Open philrz opened this issue 7 months ago • 0 comments

Most SQL users are familiar with how the standard makes absolutely no guarantee on the order of the rows returned in absence of an explicit ORDER BY. That said, particular database engines are known to have very stable internal execution plans such that certain simple queries over small, unchanged datasets do consistently return stable results. To provide a good experience for users coming to SuperDB from other engines, at some point we may want to establish and document when our query results are likely to be stable.

Details

At the time this issue is being opened, super is at commit f014c14.

I most recently confronted this topic while working with the many UNION test cases in sqllogictest file select4.test_slow. Based on my test runs it looks like there's 17 or more different test cases in there where SuperDB may return the result in a different order on repeated execution (starting with this one), while Postgres and other systems return the rows for these queries in consistent order.

Here's a very simple example using minimal data/query.

$ cat query.sql 
SELECT a FROM t1
UNION ALL
SELECT a FROM t2

$ cat t1
{a:1}

$ cat t2
{a:2}

$ super -version
Version: f014c14fa

$ psql postgres -c "SELECT * FROM t1;"
 a 
---
 1
(1 row)

$ psql postgres -c "SELECT * FROM t2;"
 a 
---
 2
(1 row)

As shown in the attached video, observing the outputs of these two commands:

$ watch -d -n 0.1 'super -s -I query.sql'
$ watch -d -n 0.1 'psql postgres --file query.sql'

https://github.com/user-attachments/assets/1fe23635-c23d-4f0e-9fa4-d04582ecb0c1

We see that SuperDB's result changes constantly while the one from Postgres is consistently stable.

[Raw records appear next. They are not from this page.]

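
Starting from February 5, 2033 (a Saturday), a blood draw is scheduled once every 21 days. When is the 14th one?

November 5, 2033

The 14th occurrence is 13 intervals after the first: 13 × 21 = 273 days after February 5, 2033.
February has 28 days — 23 days to the end of February leaves 250.
March has 31 days (219 left).
April has 30 days (189 left).
May has 31 days (158 left).
June has 30 days (128 left).
July has 31 days (97 left).
August has 31 days (66 left).
September has 30 days (36 left).
October has 31 days (5 left).
5 days into November → November 5, 2033.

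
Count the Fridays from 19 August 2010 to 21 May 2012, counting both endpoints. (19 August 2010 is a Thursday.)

19 August 2010 is a Thursday; the first Friday on or after it is 20 August 2010 (1 day later).
From 20 August 2010 to 21 May 2012: 133 + 365 + 142 = 640 days (rest of 2010, 2011, to 21 May 2012 in 2012).
640 ÷ 7 = 91 full weeks with remainder 3, so 91 more Fridays after the first → 92.

92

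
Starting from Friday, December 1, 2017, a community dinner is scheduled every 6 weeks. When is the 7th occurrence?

August 10, 2018

The 7th occurrence is 6 intervals after the first: 6 × 42 = 252 days after December 1, 2017.
December has 31 days — 30 days to the end of December leaves 222.
January has 31 days (191 left).
February has 28 days (163 left).
March has 31 days (132 left).
April has 30 days (102 left).
May has 31 days (71 left).
June has 30 days (41 left).
July has 31 days (10 left).
10 days into August → August 10, 2018.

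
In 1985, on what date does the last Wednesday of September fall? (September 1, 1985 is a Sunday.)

September 1985 begins on a Sunday, so the first Wednesday is September 4 (3 days later).
September 1985 has 30 days. Adding weeks: 4, 11, 18, 25 — the last one ≤ 30 is the 25th.

25 September 1985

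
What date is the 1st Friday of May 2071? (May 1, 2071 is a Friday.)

May 2071 begins on a Friday, so the first Friday is May 1.

May 1, 2071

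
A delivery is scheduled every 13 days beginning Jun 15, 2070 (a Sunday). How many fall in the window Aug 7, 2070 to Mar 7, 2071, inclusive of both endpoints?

16

Occurrences land 13·i days after Jun 15, 2070 for i = 0, 1, 2, …
Aug 7, 2070 is 53 days after the start; 53 ÷ 13 = 4 remainder 1; since the remainder is 1, round up to i = 5. First occurrence in the window: #6 on Aug 19, 2070 (5×13 = 65 days in).
Mar 7, 2071 is 265 days after the start; 265 ÷ 13 = 20 remainder 5. Last occurrence in the window: #21 on Mar 2, 2071.
Occurrences #6 through #21: 16 in total.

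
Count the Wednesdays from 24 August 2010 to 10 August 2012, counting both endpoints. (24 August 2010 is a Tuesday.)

103

24 August 2010 is a Tuesday; the first Wednesday on or after it is 25 August 2010 (1 day later).
From 25 August 2010 to 10 August 2012: 128 + 365 + 223 = 716 days (rest of 2010, 2011, to 10 August 2012 in 2012).
716 ÷ 7 = 102 full weeks with remainder 2, so 102 more Wednesdays after the first → 103.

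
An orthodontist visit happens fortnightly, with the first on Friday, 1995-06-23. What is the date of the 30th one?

1996-08-02

The 30th occurrence is 29 intervals after the first: 29 × 14 = 406 days after 1995-06-23.
June has 30 days — 7 days to the end of June leaves 399.
July has 31 days (368 left).
August has 31 days (337 left).
September has 30 days (307 left).
October has 31 days (276 left).
November has 30 days (246 left).
December has 31 days (215 left).
January has 31 days (184 left).
February has 29 days (155 left).
March has 31 days (124 left).
April has 30 days (94 left).
May has 31 days (63 left).
June has 30 days (33 left).
July has 31 days (2 left).
2 days into August → 1996-08-02.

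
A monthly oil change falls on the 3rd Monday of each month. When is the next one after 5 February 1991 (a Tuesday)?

18 February 1991

February 1991 starts on a Friday; its first Monday is the 4th, so the 3rd Monday is the 18th — 18 February 1991.
18 February 1991 is after 5 February 1991, so that is the next one.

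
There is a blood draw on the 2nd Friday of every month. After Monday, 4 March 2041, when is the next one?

8 March 2041

March 2041 starts on a Friday; its first Friday is the 1st, so the 2nd Friday is the 8th — 8 March 2041.
8 March 2041 is after 4 March 2041, so that is the next one.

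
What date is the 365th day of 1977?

Jan has 31 days (365 − 31 = 334 remain).
Feb has 28 days (334 − 28 = 306 remain).
Mar has 31 days (306 − 31 = 275 remain).
Apr has 30 days (275 − 30 = 245 remain).
May has 31 days (245 − 31 = 214 remain).
Jun has 30 days (214 − 30 = 184 remain).
Jul has 31 days (184 − 31 = 153 remain).
Aug has 31 days (153 − 31 = 122 remain).
Sep has 30 days (122 − 30 = 92 remain).
Oct has 31 days (92 − 31 = 61 remain).
Nov has 30 days (61 − 30 = 31 remain).
31 into Dec → Dec 31.

Dec 31, 1977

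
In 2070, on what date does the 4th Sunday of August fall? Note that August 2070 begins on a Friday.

August 2070 begins on a Friday, so the first Sunday is August 3 (2 days later).
The 4th Sunday is 3 weeks later: 3 + 21 = 24.

24 August 2070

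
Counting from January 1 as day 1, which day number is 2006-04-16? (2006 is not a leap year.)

106

Days in months before April: 31 + 28 + 31 = 90.
Plus 16 days into April → day 106.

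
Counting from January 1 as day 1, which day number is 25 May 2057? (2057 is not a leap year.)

Days in months before May: 31 + 28 + 31 + 30 = 120.
Plus 25 days into May → day 145.

145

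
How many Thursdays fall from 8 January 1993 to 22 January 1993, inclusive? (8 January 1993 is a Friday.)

8 January 1993 is a Friday; the first Thursday on or after it is 14 January 1993 (6 days later).
From 14 January 1993 to 22 January 1993 is 22 − 14 = 8 days.
8 ÷ 7 = 1 full weeks with remainder 1, so 1 more Thursdays after the first → 2.

2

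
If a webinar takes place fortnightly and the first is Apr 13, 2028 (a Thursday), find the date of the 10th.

The 10th occurrence is 9 intervals after the first: 9 × 14 = 126 days after Apr 13, 2028.
Apr has 30 days — 17 days to the end of Apr leaves 109.
May has 31 days (78 left).
Jun has 30 days (48 left).
Jul has 31 days (17 left).
17 days into Aug → Aug 17, 2028.

Aug 17, 2028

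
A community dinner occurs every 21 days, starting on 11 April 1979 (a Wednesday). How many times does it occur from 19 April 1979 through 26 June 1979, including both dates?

Occurrences land 21·i days after 11 April 1979 for i = 0, 1, 2, …
19 April 1979 is 8 days after the start; 8 ÷ 21 = 0 remainder 8; since the remainder is 8, round up to i = 1. First occurrence in the window: #2 on 2 May 1979 (1×21 = 21 days in).
26 June 1979 is 76 days after the start; 76 ÷ 21 = 3 remainder 13. Last occurrence in the window: #4 on 13 June 1979.
Occurrences #2 through #4: 3 in total.

3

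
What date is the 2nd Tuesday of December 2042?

9 December 2042

The first Tuesday of December 2042 is December 2.
The 2nd Tuesday is 1 weeks later: 2 + 7 = 9.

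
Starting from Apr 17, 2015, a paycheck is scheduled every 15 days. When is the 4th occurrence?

Jun 1, 2015

The 4th occurrence is 3 intervals after the first: 3 × 15 = 45 days after Apr 17, 2015.
Apr has 30 days — 13 days to the end of Apr leaves 32.
May has 31 days (1 left).
1 day into Jun → Jun 1, 2015.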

I imagine it's not a priority for us to take action here because we can always fall back on the "no guarantee" per the standard. In this specific case for instance I could just do some sorting in my testing client. However, as users start to try out SuperDB after their experience with other engines like Postgres they may have expectations about ordering and seek enhancements or docs about what to expect so they know not to file bugs.